US downgrades India’s IPR status

John Kerry Speaks At SelectUSA 2013 Investment Summit

As India and the US seek to improve their bilateral trade by leaps and bounds, the Obama administration on April 27 kept China, Russia and India on its annual list of countries with the worst records of preventing the theft of intellectual property. This development comes as a hurdle in the growing economic ties between India and the US. The US government also cited Switzerland for failing to curb online copyright infringements.

The annual list was released by the US Trade Representative’s Office. It carries no threat of sanctions. However, the list does shame governments and expects them to crack down on piracy and counterfeiting, as well as updating their copyright laws.

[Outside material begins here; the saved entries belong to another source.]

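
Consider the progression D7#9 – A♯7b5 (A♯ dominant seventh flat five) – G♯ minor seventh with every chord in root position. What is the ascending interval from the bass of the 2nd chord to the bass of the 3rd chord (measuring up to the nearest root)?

The roots are A♯ and G♯.
From A♯ to G♯: 10 semitones over a seventh = minor.

m7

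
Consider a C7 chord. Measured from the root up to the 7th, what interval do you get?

The chord tones of C7 are C, E, G, Bb.
So we need the interval from C up to Bb.
From C to Bb: 10 semitones over a seventh = minor.

minor seventh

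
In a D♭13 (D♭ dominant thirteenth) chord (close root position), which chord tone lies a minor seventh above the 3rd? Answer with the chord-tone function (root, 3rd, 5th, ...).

Spelling the chord: D♭ F A♭ C♭ E♭ B♭.
The 3rd is F. A minor seventh above F is E♭.
E♭ is the chord's 9th.

9th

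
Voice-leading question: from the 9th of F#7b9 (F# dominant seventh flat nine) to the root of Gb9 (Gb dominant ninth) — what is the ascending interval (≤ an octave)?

The 9th of F#7b9 (F# dominant seventh flat nine) is G; the root of Gb9 (Gb dominant ninth) is Gb.
G up to Gb is 11 semitones, a half step narrower than a perfect octave, so the interval is diminished.

diminished 8th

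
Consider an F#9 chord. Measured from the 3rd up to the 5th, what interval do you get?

The chord tones of F#9 are F#, A#, C#, E, G#.
So we need the interval from A# up to C#.
A# up to C# is 3 semitones, a half step narrower than a major third, so the interval is minor.

m3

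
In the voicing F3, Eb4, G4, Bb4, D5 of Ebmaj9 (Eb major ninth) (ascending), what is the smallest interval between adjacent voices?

Adjacent intervals: F3→Eb4 = minor seventh; Eb4→G4 = major third; G4→Bb4 = minor third; Bb4→D5 = major third.
The smallest is G4 to Bb4, a minor third (3 semitones).

m3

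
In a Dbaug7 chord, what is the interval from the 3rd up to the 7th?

diminished 5th

The chord tones of Db augmented seventh are Db-F-A-Cb.
So we need the interval from F up to Cb.
From F to Cb: 6 semitones over a fifth = diminished.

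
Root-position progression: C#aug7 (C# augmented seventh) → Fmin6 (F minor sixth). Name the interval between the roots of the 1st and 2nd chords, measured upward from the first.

The roots are C# and F.
4 letter names make it a fourth; at 4 semitones (a half step narrower than perfect) the quality is diminished.

diminished fourth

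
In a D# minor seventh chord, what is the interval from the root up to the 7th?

minor 7th

D#m7: D# F# A# C#.
Root = D#; 7th = C#.
From D# to C#: 10 semitones over a seventh = minor.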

“Intellectual property is a critical source of economic growth and high-quality jobs for the United States, and it is more important than ever to prevent foreign governments and competitors from ripping off United States innovators who are trying to support high-paying jobs by exporting their goods and services to consumers around the world,” US Trade Representative Michael Froman said in a statement.

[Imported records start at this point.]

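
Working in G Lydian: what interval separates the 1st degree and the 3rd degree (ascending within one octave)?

major third

G lydian: G A B C# D E F#.
So we need the interval from G up to B.
G up to B spans 3 letter names and 4 semitones — a major third.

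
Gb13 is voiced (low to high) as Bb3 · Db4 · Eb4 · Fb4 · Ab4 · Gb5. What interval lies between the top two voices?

Those voices are Ab4 and Gb5.
From Ab to Gb: 10 semitones over a seventh = minor.

minor 7th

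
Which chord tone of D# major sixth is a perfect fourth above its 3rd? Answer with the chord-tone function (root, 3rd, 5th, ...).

6th

The chord tones of D#6 are D# F## A# B#.
The 3rd is F##. A perfect fourth above F## is B#.
B# is the chord's 6th.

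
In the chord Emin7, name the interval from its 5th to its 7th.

The chord tones of Em7 are E-G-B-D.
The 5th is B and the 7th is D.
From B to D: 3 semitones over a third = minor.

m3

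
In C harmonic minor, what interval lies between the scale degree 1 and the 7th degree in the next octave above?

C harmonic minor: C D Eb F G Ab B.
The scale degree 1 is C and the degree 7 (up an octave) is B.
From C to B is 23 semitones, exactly the major fourteenth.

major fourteenth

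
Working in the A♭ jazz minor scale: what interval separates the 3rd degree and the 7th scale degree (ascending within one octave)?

Spelling the A♭ jazz minor scale: A♭ B♭ C♭ D♭ E♭ F G.
That puts C♭ below G.
C♭ up to G is 8 semitones, a half step wider than a perfect fifth, so the interval is augmented.

augmented 5th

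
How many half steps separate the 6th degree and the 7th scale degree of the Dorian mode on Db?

The scale is Db Eb Fb Gb Ab Bb Cb.
Bb up to Cb is a minor second — 1 semitone.

1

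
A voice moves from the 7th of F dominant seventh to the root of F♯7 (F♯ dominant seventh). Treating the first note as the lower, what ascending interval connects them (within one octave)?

The 7th of F dominant seventh is E♭; the root of F♯7 (F♯ dominant seventh) is F♯.
From E♭ to F♯: 3 semitones over a second = augmented.

augmented second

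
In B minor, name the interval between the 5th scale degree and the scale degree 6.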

According to the US trade agency, the value-add of the US- held intellectual property was approximately $5 trillion in 2010. This contributed 34% to the US GDP that year and supported 40 million jobs in IP-intensive industries.

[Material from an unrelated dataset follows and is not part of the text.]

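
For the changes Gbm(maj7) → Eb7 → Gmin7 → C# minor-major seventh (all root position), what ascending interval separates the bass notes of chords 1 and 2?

The roots are Gb and Eb.
Counting 6 letters and 9 half steps from Gb gives a major sixth.

major sixth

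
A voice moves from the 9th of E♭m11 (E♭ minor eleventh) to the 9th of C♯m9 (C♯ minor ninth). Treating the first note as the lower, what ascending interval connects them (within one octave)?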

There are 23 other countries on the “Watch List”. The list highlights other IP problems. The countries included in the list are: Barbados, Bolivia, Brazil, Bulgaria, Canada, Colombia, Costa Rica, Dominican Republic, Ecuador, Egypt, Greece, Guatemala, Jamaica, Lebanon, Mexico, Pakistan, Peru, Romania, Switzerland, Turkey, Turkmenistan, Uzbekistan and Vietnam.

India had recently claimed, however, that its intellectual property rights regime was fully in compliance with global norms. “The country will not succumb to any pressure from anywhere to modify it,” said the Commerce Ministry.